Over 50 area leaders in the health care, business and education sectors gathered on Wednesday for Community Mercy Health Partners’ Healthcare Summit: A Community Conversation of Clark & Champaign County.
The summit, held at the Urbana Christian Conference Center, 1778 W. state Route 29 near Urbana, was organized to find out which issues local leaders see as the biggest threats to the overall health of area residents and what can be done to make Champaign and Clark counties healthier.
In order to gather the data, those participating in the summit were placed randomly at one of nine tables and moderator Dave Estrop, former superintendent of Springfield City Schools, asked the groups to answer the following questions:
•What are the top five health care issues in Champaign and Clark counties?
•What are the five things we should do to address the identified health care issues?
Each group was asked to come up with answers using the consensus decision-making process, which Estrop said involves group members agreeing on answers everyone at the table could “support and live with seven out of 10 times,” instead of having each individual vote for his or her top answers.
“One of the beauties of a group this big and diverse is … diversity in … opinions and a lot of knowledge from different perspectives,” Estrop said. “We want to take advantage of that.”
The biggest health care issue facing Champaign and Clark counties, according to seven of the nine groups, is access to care.
Concerns over a lack of prevention services (six of nine) and drug addiction (six of nine) tied for the second biggest health care issue.

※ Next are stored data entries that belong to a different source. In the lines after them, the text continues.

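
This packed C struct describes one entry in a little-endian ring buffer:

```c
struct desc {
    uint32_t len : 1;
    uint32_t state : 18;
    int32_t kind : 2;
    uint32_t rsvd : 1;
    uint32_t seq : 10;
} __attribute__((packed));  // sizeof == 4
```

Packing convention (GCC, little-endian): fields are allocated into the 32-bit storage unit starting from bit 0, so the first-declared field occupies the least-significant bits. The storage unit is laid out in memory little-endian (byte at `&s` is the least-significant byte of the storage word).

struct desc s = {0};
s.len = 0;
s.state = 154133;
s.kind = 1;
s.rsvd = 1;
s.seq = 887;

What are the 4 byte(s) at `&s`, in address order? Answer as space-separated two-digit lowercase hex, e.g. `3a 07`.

len:1 = 0 → 0x0 << 0 → word 0x00000000
state:18 = 154133 → 0x25a15 << 1 → word 0x0004b42a
kind:2 = 1 → 0x1 << 19 → word 0x000cb42a
rsvd:1 = 1 → 0x1 << 21 → word 0x002cb42a
seq:10 = 887 → 0x377 << 22 → word 0xddecb42a
word = 0xddecb42a → little-endian bytes:
  [0]=0x2a  [1]=0xb4  [2]=0xec  [3]=0xdd

2a b4 ec dd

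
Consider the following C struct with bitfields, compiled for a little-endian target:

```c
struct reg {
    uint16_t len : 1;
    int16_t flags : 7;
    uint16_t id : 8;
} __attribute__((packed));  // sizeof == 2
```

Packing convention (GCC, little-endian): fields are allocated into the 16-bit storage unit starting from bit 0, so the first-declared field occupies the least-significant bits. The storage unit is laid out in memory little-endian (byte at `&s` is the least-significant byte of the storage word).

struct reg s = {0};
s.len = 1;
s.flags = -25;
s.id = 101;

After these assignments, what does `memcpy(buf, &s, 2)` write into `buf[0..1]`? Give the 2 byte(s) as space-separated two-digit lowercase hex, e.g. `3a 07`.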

Rounding out the rest of the top five were rising healthcare costs (five of nine) and access to behavioral or mental health services (five of nine).
When asked to list five actions that can be done to address the identified health care issues, all nine groups agreed collaboration among everyone in the community is key, while seven of the nine groups felt taking health care services to people via mobile and after-hours clinics is needed.

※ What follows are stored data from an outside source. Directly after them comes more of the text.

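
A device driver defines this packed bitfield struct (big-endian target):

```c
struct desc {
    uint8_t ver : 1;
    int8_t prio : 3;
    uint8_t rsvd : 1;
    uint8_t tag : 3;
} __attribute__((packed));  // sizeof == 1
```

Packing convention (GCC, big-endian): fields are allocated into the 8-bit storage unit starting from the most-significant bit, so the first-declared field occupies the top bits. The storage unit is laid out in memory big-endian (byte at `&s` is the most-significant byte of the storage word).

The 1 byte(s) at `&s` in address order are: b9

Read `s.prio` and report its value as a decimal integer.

3

[0]=0xb9 (big-endian) → word 0xb9
ver [7+:1] = (word>>7) & 0x1 = 1
prio [4+:3] = (word>>4) & 0x7 = 3  ←
rsvd [3+:1] = (word>>3) & 0x1 = 1
tag [0+:3] = (word>>0) & 0x7 = 1
prio signed 3b, MSB=0: value = 3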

The rest of the top five included the following possible solutions to health care issues affecting Champaign and Clark counties: developing a partnership with the education sector to educate youths on healthy living (four of nine), recruiting more health care professionals (four of nine), and better communication among everyone in the community (three of five), which tied with the desire to align physician incentives with what the community wants and expects from its health care providers (three of five).
“The issues that each group prioritized were not surprising,” said summit organizer Marianne Potina, vice president of mission integration for Community Mercy Health Partners. “What was most encouraging was the insightful list of action steps we should consider to address these issues, especially the number one suggestion of collaboration. That tells me that as a community, we recognize we are all accountable.”

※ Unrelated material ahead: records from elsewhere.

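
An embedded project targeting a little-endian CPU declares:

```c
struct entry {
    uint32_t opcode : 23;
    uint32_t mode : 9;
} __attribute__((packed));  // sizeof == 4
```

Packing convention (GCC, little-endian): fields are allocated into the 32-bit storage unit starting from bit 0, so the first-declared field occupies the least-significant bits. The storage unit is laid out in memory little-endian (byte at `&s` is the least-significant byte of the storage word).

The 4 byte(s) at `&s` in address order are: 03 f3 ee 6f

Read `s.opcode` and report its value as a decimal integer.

7271171

[0]=0x03 [1]=0xf3 [2]=0xee [3]=0x6f (little-endian) → word 0x6feef303
opcode [0+:23] = (word>>0) & 0x7fffff = 7271171  ←
mode [23+:9] = (word>>23) & 0x1ff = 223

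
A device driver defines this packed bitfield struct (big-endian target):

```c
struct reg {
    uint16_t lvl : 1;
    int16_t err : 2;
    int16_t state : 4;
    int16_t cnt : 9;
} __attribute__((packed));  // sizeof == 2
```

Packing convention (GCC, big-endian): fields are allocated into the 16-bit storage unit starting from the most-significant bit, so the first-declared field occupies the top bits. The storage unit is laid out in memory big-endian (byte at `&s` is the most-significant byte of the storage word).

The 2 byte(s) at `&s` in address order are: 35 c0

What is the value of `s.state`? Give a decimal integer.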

Potina added that based on the initial feedback she received from the participants, the health care summit was a success.
“More importantly, I believe the written commitment of the majority of participants to be involved on a task force spoke volumes,” she said. “Putting the ideas into actionable outcomes is paramount to improve the health of our communities.”
Health care employment
Jon Fishpaw, vice president of advocacy and government relations for Mercy Health, discussed growth being seen not only at the state level, but also nationally in terms of the amount of jobs in the health care sector.
Fishpaw stated that a recent report released by the American Hospital Association claims that direct employment by hospitals across the country is 5.5 million.
“It’s the second largest source of private sector jobs in the county,” he said, adding that hospitals support one in nine U.S. jobs through direct and indirect employment.
Fishpaw said health care jobs in Ohio have been on a steady rise over the past 20 years.
“In 1995, there were no health systems ranked as a top 10 employer,” he said. “Today, things are a little different. Of the top 12 employers today in Ohio, six of them are health systems.”
He said Mercy Health is the fourth-largest employer in the state with 33,000 employees system-wide. Only the Cleveland Clinic employs more Ohioans in the health care sector than Mercy Health.